Flatbreads quickly cook on a griddle set over hot coals. Prep and portion the dough ahead to keep time at the grill to a minimum. Serve these homemade flatbreads with juicy grilled lamb and a trio of savory sauces.
2 cups lukewarm water (about 100°), divided
1 teaspoon active dry yeast
1 cup warm whole milk, (100°)
1 pound plus 11 oz. unbleached all-purpose flour (about 6 cups), divided
2 teaspoons coarse sea salt
2 teaspoons olive oil
Est. added sugars 0g
How to Make It
Combine 1/2 cup water and yeast in a medium bowl. Pour warm milk and remaining 1 1/2 cups water into a large bowl. Stir in yeast mixture. Weigh or lightly spoon flour into dry measuring cups; level with a knife. Add 9 ounces (about 2 cups) flour to yeast mixture, stirring in one direction until smooth. Add salt. Stir in remaining flour, 1/2 cup at a time, until dough is too stiff to stir but still soft. Place dough on a lightly floured surface. Knead 5 minutes or until soft and smooth, dusting with flour as needed. Place in a large bowl coated with 2 teaspoons olive oil; cover with plastic wrap. Let rise in a cool place 8 hours. Punch dough down. Cover; refrigerate overnight.
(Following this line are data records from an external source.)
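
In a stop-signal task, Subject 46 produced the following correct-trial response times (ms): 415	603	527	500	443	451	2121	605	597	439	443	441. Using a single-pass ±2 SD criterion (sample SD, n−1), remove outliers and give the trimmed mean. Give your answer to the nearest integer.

497 ms

n = 12, ΣRT = 7585, M = 632.083
Σ(x−M)² = 2473386.92; s = √(2473386.92/11) = 474.187
Cutoffs: 632.083 ± 2·474.187 → [-316.3, 1580.5]
Outside: 2121 → excluded.
Retained (n=11): Σ = 5464, mean = 5464/11 = 496.727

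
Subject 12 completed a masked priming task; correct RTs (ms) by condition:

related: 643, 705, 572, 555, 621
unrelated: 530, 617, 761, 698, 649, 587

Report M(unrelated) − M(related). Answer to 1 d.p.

M(related) = 3096/5 = 619.200
M(unrelated) = 3842/6 = 640.333
Difference = 640.333 − 619.200 = 21.133 ms

21.1 ms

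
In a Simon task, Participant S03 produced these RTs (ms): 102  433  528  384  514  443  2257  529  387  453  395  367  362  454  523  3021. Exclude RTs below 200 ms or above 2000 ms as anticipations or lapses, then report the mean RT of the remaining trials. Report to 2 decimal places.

444.00 ms

Excluded: 102, 2257, 3021
Retained (n=13): Σ = 5772
Mean = 5772/13 = 444.0000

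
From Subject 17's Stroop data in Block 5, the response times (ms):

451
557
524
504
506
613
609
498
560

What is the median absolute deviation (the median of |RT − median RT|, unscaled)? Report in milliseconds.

33 ms

Sorted: 451, 498, 504, 506, 524, 557, 560, 609, 613 → median = 524
|x − 524|: 73, 33, 0, 20, 18, 89, 85, 26, 36
Sorted deviations: 0, 18, 20, 26, 33, 36, 73, 85, 89 → MAD = 33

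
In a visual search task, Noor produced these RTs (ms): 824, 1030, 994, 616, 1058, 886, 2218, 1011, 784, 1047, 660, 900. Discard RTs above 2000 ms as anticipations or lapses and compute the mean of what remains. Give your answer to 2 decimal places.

Excluded: 2218
Retained (n=11): Σ = 9810
Mean = 9810/11 = 891.8182

891.82 ms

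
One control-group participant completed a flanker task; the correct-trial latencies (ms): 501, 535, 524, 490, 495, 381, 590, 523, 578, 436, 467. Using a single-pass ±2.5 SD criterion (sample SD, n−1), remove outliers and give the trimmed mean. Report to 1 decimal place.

n = 11, ΣRT = 5520, M = 501.818
Σ(x−M)² = 35949.64; s = √(35949.64/10) = 59.958
Cutoffs: 501.818 ± 2.5·59.958 → [351.9, 651.7]
No RTs fall outside the cutoffs; all 11 retained. Mean = 5520/11 = 501.818

501.8 ms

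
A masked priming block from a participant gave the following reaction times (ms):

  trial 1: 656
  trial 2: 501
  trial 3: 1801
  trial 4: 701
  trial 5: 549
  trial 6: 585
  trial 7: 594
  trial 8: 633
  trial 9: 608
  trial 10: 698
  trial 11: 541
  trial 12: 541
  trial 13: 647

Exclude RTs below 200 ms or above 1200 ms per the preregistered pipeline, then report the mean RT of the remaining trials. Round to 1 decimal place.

604.5 ms

Excluded: 1801
Retained (n=12): Σ = 7254
Mean = 7254/12 = 604.5000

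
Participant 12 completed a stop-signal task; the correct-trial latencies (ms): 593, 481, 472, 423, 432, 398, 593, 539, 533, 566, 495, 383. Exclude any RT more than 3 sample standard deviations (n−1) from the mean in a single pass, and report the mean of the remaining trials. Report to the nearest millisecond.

492 ms

n = 12, ΣRT = 5908, M = 492.333
Σ(x−M)² = 59374.67; s = √(59374.67/11) = 73.469
Cutoffs: 492.333 ± 3·73.469 → [271.9, 712.7]
No RTs fall outside the cutoffs; all 12 retained. Mean = 5908/12 = 492.333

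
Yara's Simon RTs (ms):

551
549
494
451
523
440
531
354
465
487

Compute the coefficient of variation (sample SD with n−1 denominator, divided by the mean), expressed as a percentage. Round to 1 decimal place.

12.5%

n = 10, Σ = 4845, M = 484.5000
Σ(x−M)² = 32836.500; s = √(32836.500/9) = 60.4028
CV = 60.4028 / 484.5000 = 0.12467 = 12.467%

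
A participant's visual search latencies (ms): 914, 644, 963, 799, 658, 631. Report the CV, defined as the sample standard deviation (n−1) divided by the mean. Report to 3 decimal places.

0.190

n = 6, Σ = 4609, M = 768.1667
Σ(x−M)² = 106546.833; s = √(106546.833/5) = 145.9773
CV = 145.9773 / 768.1667 = 0.19003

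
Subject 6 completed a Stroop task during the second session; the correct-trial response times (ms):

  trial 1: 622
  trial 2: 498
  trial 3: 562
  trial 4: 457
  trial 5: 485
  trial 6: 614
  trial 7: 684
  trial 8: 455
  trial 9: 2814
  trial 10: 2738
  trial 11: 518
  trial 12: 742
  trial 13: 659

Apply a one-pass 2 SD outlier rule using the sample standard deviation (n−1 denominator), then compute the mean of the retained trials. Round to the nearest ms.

n = 13, ΣRT = 11848, M = 911.385
Σ(x−M)² = 8317007.08; s = √(8317007.08/12) = 832.517
Cutoffs: 911.385 ± 2·832.517 → [-753.6, 2576.4]
Outside: 2738, 2814 → excluded.
Retained (n=11): Σ = 6296, mean = 6296/11 = 572.364

572 ms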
Divide dough in half on a lightly floured surface; cover one half with a damp cloth. Divide remaining half into 9 (5 1/3-ounce) pieces; shape each into a ball. Repeat with remaining dough half. Let stand 20 minutes.
Place 1 or 2 griddles or cast-iron skillets on grill; heat to medium.
Shape each dough ball into a 9- x 7-inch oval; layer between parchment paper coated with cooking spray. Cook breads on griddle coated with cooking spray 2 minutes or until golden, turning once.
Made this for home and at my daughter's. So tasty and easy to make. Just have to make sure you keep punching down through out the rising process, but well worth it. Made with grandkids and they loved doing the kneading and rolled out their own breads for me to cook. Leftovers if any, are great as mini pizzas. Will keep this recipe and make quite often.